Gdy w 1705. odcinku sagi rodu Mostowiaków (emisja we wtorek 31 stycznia o godzinie 20.55 w TVP2) Magda (Anna Mucha) stanie twarzą w twarz z Julią (Marta Chodorowska), jednorazową kochanką swojego męża Andrzeja (Krystian Wieczorek), potraktuje ją wyjątkowo delikatnie i wyrozumiale, wręcz litościwie. Nie dość, że nie oskarży Malickiej o uwiedzenie Budzyńskiego, to jeszcze stwierdzi, że współczuje jej utraty córki!
Jak już informowaliśmy wcześniej, zaraz po tym, jak fałszywa przyjaciółka Sylwia (Hanna Turnau) doniesie Malickiej, że Magda chce wraz z Andrzejem adoptować sierotę z Ukrainy, pijana i odurzona lekami prawniczka przyjedzie z awanturą do Grabiny.
- Zrobiłaś to specjalnie, prawda...? - zaatakuje rywalkę Julia.
- Wzięłaś ją, żeby przywiązać Andrzeja do siebie, żeby... odciągnąć go ode mnie... - urwie, bo język zacznie się jej plątać.
- Bałaś się, że go stracisz... i dlatego, dlatego to dziecko... - dokończy martwym głosem Malicka.
Jak Magda zareaguje na ten bezpardonowy atak szalonej kobiety, która zaciągnęła jej pijanego męża do łóżka?
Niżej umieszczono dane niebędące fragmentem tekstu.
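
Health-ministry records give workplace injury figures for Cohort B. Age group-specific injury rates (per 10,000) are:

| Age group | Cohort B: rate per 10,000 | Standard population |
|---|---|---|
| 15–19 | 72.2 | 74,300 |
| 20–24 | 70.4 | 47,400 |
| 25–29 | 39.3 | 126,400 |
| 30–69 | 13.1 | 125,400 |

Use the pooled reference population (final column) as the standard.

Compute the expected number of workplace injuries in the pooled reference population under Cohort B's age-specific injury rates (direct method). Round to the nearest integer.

Expected workplace injuries = Σ (standard pop × age-specific rate ÷ 10,000)
= 74,300×72.2/10,000 + 47,400×70.4/10,000 + 126,400×39.3/10,000 + 125,400×13.1/10,000
= 536.45 + 333.70 + 496.75 + 164.27 = 1531.17.

1531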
Otóż, Budzyńska zachowa się nad podziw wspaniałomyślnie i dobrodusznie. Nawet nie wytknie Malickiej tego, że chciała odebrać jej Andrzeja i zaszła z nim w nieplanowaną ciążę.
- Strasznie mi przykro, że straciłaś córkę... - empatycznie odezwie się po chwili namysłu Magda.
- Bardzo ci współczuję... - doda szlachetnie.
Malicka z niedowierzaniem spojrzy na Magdę. Będzie kompletnie zaskoczona tym, co usłyszy z jej ust. Nagle otrzeźwieje, gwałtownie odwróci się i wycofa z terenu siedliska. Głęboko zamyślona Budzyńska odprowadzi ją współczującym spojrzeniem.
1705. odcinek "M jak miłość" zostanie wyemitowany we wtorek 31 stycznia o godzinie 20.55 w TVP2.